Il faut mettre fin aux stérilisations forcées et aux diagnostics de « maladie mentale »

(Tokyo) – Les personnes transgenres au Japon se heurtent à des obstacles persistants si elles souhaitent modifier leur identité de genre au niveau juridique, a déclaré Human Rights Watch dans un rapport publié aujourd’hui. Le gouvernement japonais devrait écouter les activistes et les experts qui l’appellent à réviser la loi régissant la reconnaissance légale de l’identité de genre, compte tenu du caractère abusif et archaïque de cette loi.

Ce rapport de 43 pages, intitulé « ‘The Law Undermines Dignity’: Momentum to Revise Japan’s Legal Gender Recognition Process » (« ‘La loi porte atteinte à notre dignité’ : Dynamique positive pour une révision du processus de reconnaissance légale de l’identité de genre au Japon »), documente les obstacles persistants auxquels se heurtent les personnes transgenres au Japon, du fait de la la loi « Gender Identity Disorder  (GID) Special Cases Act » (« Loi sur les cas spéciaux de trouble de l’identité de genre »). La procédure requise pour changer le genre légalement reconnu d’une personne, qui impose une stérilisation chirurgicale et un diagnostic psychiatrique archaïque, est anachronique, nuisible et discriminatoire. De nombreuses personnes transgenres au Japon et des experts dans les domaines médical, juridique et académique, ainsi que des organes internationaux spécialisés dans les questions de santé et de droits humains, ont affirmé que cette loi devrait être profondément révisée.

« Des personnes transgenres prennent courageusement la parole pour s’élever contre la loi abusive et discriminatoire du Japon sur le transgénérisme, et elles reçoivent un soutien croissant de la part d’experts en médecine, en droit et des milieux universitaires », a déclaré Kanae Doi, directrice pour le Japon à Human Rights Watch. « Les autorités gouvernementales à Tokyo devraient se mettre en phase avec leur opinion publique et avec les politiques appliquées au niveau local, et moderniser la loi afin qu’elle reflète mieux les points de vue actuels sur les plans médical et légal. »

La loi actuelle pose cinq conditions pour qu’une personne transgenre soit légalement reconnue conformément à son identité de genre. Cette personne doit être âgée d’au moins 20 ans et non mariée; ne doit pas avoir d’enfant de moins de 20 ans; ne doit pas avoir de gonades ou celles-ci doivent être hors d’état de fonctionner de manière permanente; et sur le plan de l’apparence physique, elle doit être « dotée d’organes génitaux qui ressemblent de près à ceux de l’autre sexe. »

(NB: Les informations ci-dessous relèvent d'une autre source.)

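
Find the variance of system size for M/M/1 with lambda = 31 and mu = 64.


rho = 31/64; Var(N) = rho/(1-rho)^2 = 1.82

1.82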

Chacune de ces conditions est en contravention avec les obligations du Japon en matière de droit international humanitaire et suscite l’opposition de l’Organisation mondiale de la santé (OMS) et d’autres organes compétents dans le domaine médical. Les conditions médicales en particulier viennent étayer les préjugés généralisés existant contre les personnes transgenres. Les conditions liées à un diagnostic reposent sur une notion péjorative et périmée selon laquelle une identité transgenre est un « trouble mental », et les exigences chirurgicales ont pour effet de forcer les personnes transgenres qui veulent être légalement reconnues comme telles à subir des opérations ou traitements médicaux longs, coûteux, envahissants et irréversibles. Forcer des personnes à divorcer et ne pas autoriser celles qui ont moins de 20 ans à changer légalement de genre est discriminatoire.

Itsuki Dohi, une enseignante transgenre vivant à Kyoto, a déclaré à Human Rights Watch: « Les cinq exigences de la loi sur l’identité de genre ont toutes pour effet de restreindre les choix de vie des personnes transgenres. Cela porte atteinte à notre dignité. » Miho Mitsunari, professeure à l’Université féminine de Nara, a déclaré: « Les cinq conditions sont basées sur l’idée consistant à changer le sexe des personnes transgenres de ‘déviant’ à ‘normal.’ Cela entretient les préjugés à l’encontre des personnes transgenres qui ne peuvent pas, ou ne veulent pas, modifier leur corps. »

Ce rapport est le troisième à être présenté par Human Rights Watch depuis 2016 sur les questions relatives aux personnes transgenres au Japon. Les précédents rapports, publiés en 2016 et 2019, documentaient les expériences de personnes transgenres qui décrivaient les difficultés qu’elles rencontraient pour s’adapter à des systèmes scolaires rigides organisés autour du strict binôme masculin-féminin, pour chercher et trouver des emplois, pour accéder aux soins médicaux et pour avoir une vie de famille, conformément à leurs droits fondamentaux.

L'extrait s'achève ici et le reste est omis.